De quoi laisser rêveur un jeune bureaucrate curieux. Après lecture d'un ouvrage historique récent, je me suis souvenu que les 71 appareils détruits et ceux endommagés, ainsi que les destructions d'infrastructure, ne figuraient pas dans nos archives.
Arrivant au CBA** d'Aix-en-Provence, en 1967, j'aurai le plaisir d'y trouver mademoiselle A. parmi le personnel civil. J'apprendrai par elle ce qu'est devenue une partie du petit monde d'Alger quitté en 1948.

VII . Un dernier souvenir, apparu tardivement…le travail le plus important du bureau « matériels » était l'établissement de ce que l'on appelait le «plan de campagne», expression annuelle des besoins en matériels commissariat pour l'année à venir, destiné à la DCCA.

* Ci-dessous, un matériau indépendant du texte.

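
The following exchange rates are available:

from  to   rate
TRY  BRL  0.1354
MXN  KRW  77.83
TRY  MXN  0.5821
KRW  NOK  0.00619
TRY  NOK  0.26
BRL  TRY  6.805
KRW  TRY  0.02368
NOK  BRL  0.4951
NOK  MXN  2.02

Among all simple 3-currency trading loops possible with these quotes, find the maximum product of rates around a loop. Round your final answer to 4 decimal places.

1.0728

TRY→MXN→KRW→TRY: 0.5821 × 77.83 × 0.02368 = 1.07282
KRW→NOK→MXN→KRW: 0.00619 × 2.02 × 77.83 = 0.97317
TRY→NOK→BRL→TRY: 0.26 × 0.4951 × 6.805 = 0.87598
Maximum is TRY→MXN→KRW→TRY at 1.0728; arbitrage exists.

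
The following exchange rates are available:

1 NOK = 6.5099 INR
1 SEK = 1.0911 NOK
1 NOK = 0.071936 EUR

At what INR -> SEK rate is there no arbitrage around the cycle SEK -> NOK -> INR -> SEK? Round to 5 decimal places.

0.14079

Known legs of the cycle: 1.0911 × 6.5099 = 7.10295189
For no arbitrage the full-cycle product must be 1, so the missing rate is 1 / 7.10295189 ≈ 0.1407865.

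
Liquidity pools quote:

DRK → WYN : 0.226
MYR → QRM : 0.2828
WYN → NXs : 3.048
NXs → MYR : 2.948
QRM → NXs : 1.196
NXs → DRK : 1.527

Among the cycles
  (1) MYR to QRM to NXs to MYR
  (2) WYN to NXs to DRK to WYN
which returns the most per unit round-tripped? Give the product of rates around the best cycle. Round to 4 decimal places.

1.0519

(1) 0.2828 × 1.196 × 2.948 = 0.99710
(2) 3.048 × 1.527 × 0.226 = 1.05187
Highest is cycle (2) at 1.0519 (>1, arbitrage).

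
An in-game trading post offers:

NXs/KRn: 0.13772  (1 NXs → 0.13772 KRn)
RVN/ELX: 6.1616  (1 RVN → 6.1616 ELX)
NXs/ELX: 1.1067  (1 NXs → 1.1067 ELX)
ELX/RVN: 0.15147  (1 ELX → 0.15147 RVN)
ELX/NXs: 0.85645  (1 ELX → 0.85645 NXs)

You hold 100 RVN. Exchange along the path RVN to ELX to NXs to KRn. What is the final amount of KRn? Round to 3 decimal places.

72.676

100 RVN × 6.1616 = 616.16 ELX
616.16 ELX × 0.85645 = 527.710232 NXs
527.710232 NXs × 0.13772 = 72.67625315104 KRn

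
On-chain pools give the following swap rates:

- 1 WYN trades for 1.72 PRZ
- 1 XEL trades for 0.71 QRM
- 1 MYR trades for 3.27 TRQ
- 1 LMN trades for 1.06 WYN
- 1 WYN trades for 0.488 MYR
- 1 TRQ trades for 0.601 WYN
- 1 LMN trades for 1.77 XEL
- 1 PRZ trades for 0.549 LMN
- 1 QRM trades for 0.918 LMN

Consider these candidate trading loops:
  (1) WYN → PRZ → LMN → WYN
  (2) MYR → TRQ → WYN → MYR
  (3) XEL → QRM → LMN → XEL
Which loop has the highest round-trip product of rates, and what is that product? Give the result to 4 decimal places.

1.1537

(1) 1.72 × 0.549 × 1.06 = 1.00094
(2) 3.27 × 0.601 × 0.488 = 0.95905
(3) 0.71 × 0.918 × 1.77 = 1.15365
Highest is cycle (3) at 1.1537 (>1, arbitrage).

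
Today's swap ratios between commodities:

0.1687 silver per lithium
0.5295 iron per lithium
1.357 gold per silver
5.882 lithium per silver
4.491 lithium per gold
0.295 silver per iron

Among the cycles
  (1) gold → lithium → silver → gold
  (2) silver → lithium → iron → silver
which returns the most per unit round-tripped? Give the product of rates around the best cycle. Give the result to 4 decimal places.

(1) 4.491 × 0.1687 × 1.357 = 1.02811
(2) 5.882 × 0.5295 × 0.295 = 0.91878
Highest is cycle (1) at 1.0281 (>1, arbitrage).

1.0281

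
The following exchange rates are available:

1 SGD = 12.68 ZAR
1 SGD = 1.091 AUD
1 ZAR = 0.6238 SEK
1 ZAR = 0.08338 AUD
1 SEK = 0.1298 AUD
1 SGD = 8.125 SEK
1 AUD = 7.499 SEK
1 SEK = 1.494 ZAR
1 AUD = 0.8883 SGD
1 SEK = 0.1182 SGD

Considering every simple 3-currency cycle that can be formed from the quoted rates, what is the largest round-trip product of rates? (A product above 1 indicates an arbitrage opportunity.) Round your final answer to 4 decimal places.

0.9670

SGD→AUD→SEK→SGD: 1.091 × 7.499 × 0.1182 = 0.96704
ZAR→AUD→SGD→ZAR: 0.08338 × 0.8883 × 12.68 = 0.93916
SGD→SEK→AUD→SGD: 8.125 × 0.1298 × 0.8883 = 0.93682
ZAR→SEK→SGD→ZAR: 0.6238 × 0.1182 × 12.68 = 0.93494
ZAR→AUD→SEK→ZAR: 0.08338 × 7.499 × 1.494 = 0.93415
Maximum is SGD→AUD→SEK→SGD at 0.9670; no arbitrage — every cycle loses value.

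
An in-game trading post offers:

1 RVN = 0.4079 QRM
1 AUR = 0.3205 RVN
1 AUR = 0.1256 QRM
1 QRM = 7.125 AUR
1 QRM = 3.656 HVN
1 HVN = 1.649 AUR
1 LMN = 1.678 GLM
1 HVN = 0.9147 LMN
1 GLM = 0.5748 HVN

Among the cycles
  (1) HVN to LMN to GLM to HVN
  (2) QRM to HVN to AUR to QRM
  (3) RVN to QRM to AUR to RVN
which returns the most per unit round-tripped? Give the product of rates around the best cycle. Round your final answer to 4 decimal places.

0.9315

(1) 0.9147 × 1.678 × 0.5748 = 0.88224
(2) 3.656 × 1.649 × 0.1256 = 0.75721
(3) 0.4079 × 7.125 × 0.3205 = 0.93147
Highest is cycle (3) at 0.9315 (≤1, no arbitrage).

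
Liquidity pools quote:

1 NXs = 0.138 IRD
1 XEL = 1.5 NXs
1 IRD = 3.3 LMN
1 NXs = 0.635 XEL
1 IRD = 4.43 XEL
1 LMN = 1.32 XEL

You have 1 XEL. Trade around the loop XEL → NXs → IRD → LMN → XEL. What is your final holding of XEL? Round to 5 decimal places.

1 XEL × 1.5 = 1.5 NXs
1.5 NXs × 0.138 = 0.207 IRD
0.207 IRD × 3.3 = 0.6831 LMN
0.6831 LMN × 1.32 = 0.901692 XEL

0.90169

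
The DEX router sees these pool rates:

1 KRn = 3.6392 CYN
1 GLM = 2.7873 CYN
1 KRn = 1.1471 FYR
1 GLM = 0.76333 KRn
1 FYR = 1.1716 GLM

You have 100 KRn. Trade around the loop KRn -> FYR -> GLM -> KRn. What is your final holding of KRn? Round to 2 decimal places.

100 KRn × 1.1471 = 114.71 FYR
114.71 FYR × 1.1716 = 134.394236 GLM
134.394236 GLM × 0.76333 = 102.58715216588 KRn

102.59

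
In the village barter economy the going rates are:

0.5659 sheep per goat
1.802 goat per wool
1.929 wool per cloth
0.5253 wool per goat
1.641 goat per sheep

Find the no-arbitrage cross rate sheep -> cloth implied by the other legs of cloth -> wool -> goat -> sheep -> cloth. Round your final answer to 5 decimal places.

0.50836

Known legs of the cycle: 1.929 × 1.802 × 0.5659 = 1.9671012222
For no arbitrage the full-cycle product must be 1, so the missing rate is 1 / 1.9671012222 ≈ 0.5083622.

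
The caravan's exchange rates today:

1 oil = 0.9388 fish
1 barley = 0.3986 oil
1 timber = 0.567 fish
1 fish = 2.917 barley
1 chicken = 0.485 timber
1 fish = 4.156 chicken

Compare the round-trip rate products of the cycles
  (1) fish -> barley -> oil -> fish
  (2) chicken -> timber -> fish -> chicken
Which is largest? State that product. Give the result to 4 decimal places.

1.1429

(1) 2.917 × 0.3986 × 0.9388 = 1.09156
(2) 0.485 × 0.567 × 4.156 = 1.14288
Highest is cycle (2) at 1.1429 (>1, arbitrage).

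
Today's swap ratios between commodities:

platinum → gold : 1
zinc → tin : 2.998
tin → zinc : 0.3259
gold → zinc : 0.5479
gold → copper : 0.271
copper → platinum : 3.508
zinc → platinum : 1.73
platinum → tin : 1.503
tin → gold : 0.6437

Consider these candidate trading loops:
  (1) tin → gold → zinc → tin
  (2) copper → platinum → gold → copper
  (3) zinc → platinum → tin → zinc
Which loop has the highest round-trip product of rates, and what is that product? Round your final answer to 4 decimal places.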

Pour tous les matériels, un par un, on déterminait en fonction des dotations individuelles et collectives, des prévisions d'effectifs fournies par l'Etat-Major, des stocks etc…. Les affectations nécessaires à partir de la métropole ou pour les réalisations locales, les crédits demandés. Tout se faisait manuellement bien sûr. Le chef du bureau et son adjoint passaient plusieurs semaines à son élaboration. Par la suite, en cours d'année, on en suivait, au fur et à mesure, toujours article par article, la réalisation."

*Directeur : commissaire colonel, puis général CAILLAT.
Adjoint : commissaire commandant, puis lieutenant-colonel TALIDEC.
Fonction personnelle : aspirant, adjoint au chef du bureau matériels, le lieutenant, puis capitaine MOREAU.